Week 2 Pre-Lecture: Homework

Homework Questions from Professor Jacobson

Nature’s machinery for copying DNA is DNA polymerase. According to the lecture slides, an error-correcting polymerase has an error rate of approximately 1 error per 10⁶ bases added.

The human genome is about 3.2 × 10⁹ base pairs long. Comparing these numbers, if replication relied only on polymerase accuracy, we would expect on the order of thousands of errors during replication of a single human genome. This highlights a discrepancy between the intrinsic error rate of polymerase and the need to faithfully copy very large genomes.
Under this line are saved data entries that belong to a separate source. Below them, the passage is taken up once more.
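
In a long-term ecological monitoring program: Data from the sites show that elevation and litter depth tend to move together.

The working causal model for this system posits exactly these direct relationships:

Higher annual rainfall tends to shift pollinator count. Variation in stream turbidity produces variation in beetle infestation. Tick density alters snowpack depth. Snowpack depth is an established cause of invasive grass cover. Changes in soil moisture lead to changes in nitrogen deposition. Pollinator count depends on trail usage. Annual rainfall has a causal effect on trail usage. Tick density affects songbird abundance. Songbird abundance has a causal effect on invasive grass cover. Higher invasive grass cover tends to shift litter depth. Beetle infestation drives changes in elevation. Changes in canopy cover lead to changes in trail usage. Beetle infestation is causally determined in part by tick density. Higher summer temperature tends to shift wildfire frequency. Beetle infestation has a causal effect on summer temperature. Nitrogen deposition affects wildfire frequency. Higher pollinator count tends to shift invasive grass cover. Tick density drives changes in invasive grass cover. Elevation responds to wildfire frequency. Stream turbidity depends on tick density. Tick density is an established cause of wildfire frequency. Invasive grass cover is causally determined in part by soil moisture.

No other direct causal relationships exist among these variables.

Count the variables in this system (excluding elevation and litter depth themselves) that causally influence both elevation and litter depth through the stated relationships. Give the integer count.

2

The common causes are: soil moisture (to elevation via soil moisture → nitrogen deposition → wildfire frequency → elevation; to litter depth via soil moisture → invasive grass cover → litter depth); tick density (to elevation via tick density → beetle infestation → elevation; to litter depth via tick density → invasive grass cover → litter depth).
Every other variable lacks a causal path to at least one of elevation and litter depth.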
Biology resolves this by incorporating multiple layers of error correction. DNA polymerases include proofreading activity that detects and removes mismatched nucleotides during synthesis, and additional repair pathways (such as mismatch repair systems shown in the lecture) further correct errors after replication. Together, these mechanisms allow cells to maintain high fidelity despite the large size of the genome.

The lecture states that an average human protein corresponds to about 1036 base pairs. Since codons consist of three nucleotides, this corresponds to roughly a few hundred amino acids. The genetic code is degenerate, meaning that multiple codons can encode the same amino acid. Because there are 64 possible codons but only 20 amino acids, many different DNA sequences can theoretically encode the same protein sequence. The number of possible coding sequences therefore grows exponentially with protein length, so an average human protein can be encoded by a very large number of distinct DNA sequences.

In practice, not all synonymous sequences work equally well. The lecture shows that nucleotide composition (such as GC content) and sequence-dependent secondary structures affect molecular behavior. Different synonymous sequences can produce different RNA folding patterns or energetics, which can influence transcription, translation efficiency, and stability. As a result, biological and physical constraints limit which DNA sequences successfully produce the desired protein, even if they encode the same amino acid sequence.

Homework Questions from Dr. LeProust

The most commonly used method is solid-phase phosphoramidite chemical synthesis. In this approach, nucleotides are added sequentially to a growing DNA chain attached to a solid support. Each cycle consists of coupling a phosphoramidite nucleotide, capping unreacted sites, oxidation, and deprotection, and this cycle is repeated until the desired length is reached.

Direct oligo synthesis proceeds one base at a time, and each chemical addition step is not perfectly efficient. Because the synthesis is iterative, small inefficiencies compound with every cycle. As the sequence length increases:

The fraction of full-length molecules decreases.
Products accumulate.
Overall yield/purity drop significantly.

This makes it increasingly difficult to obtain high-quality long oligos directly.

A 2000 bp gene would require thousands of sequential chemical coupling steps. Since each step has less than 100% efficiency, the probability of producing a perfect full-length molecule becomes extremely low. Errors and truncations would dominate the product mixture.

Instead, long genes are typically made by synthesizing shorter oligos (example around 100–200 nt) and then assembling them enzymatically into longer fragments or full genes. This avoids the exponential loss in yield and accuracy associated with very long direct chemical synthesis.

Homework Question from George Church

Unlike NA:NA base pairing or the NA to AA genetic code, AA:AA interactions are not defined by a strict one-to-one symbolic mapping. Instead, an AA:AA code would be based on physico chemical compatibility between amino acid side chains. Key rules would include charge complementarity (positive interacting with negative residues), hydrogen-bond donor/acceptor matching, hydrophobic residues packing together, and steric shape complementarity for efficient packing. This is similar to lecture notes framing that different biological codes reflect interaction constraints: DNA basepairs emphasize specific pairing rules, while protein interactions emerge from chemical properties and geometry rather than fixed symbolic pairs.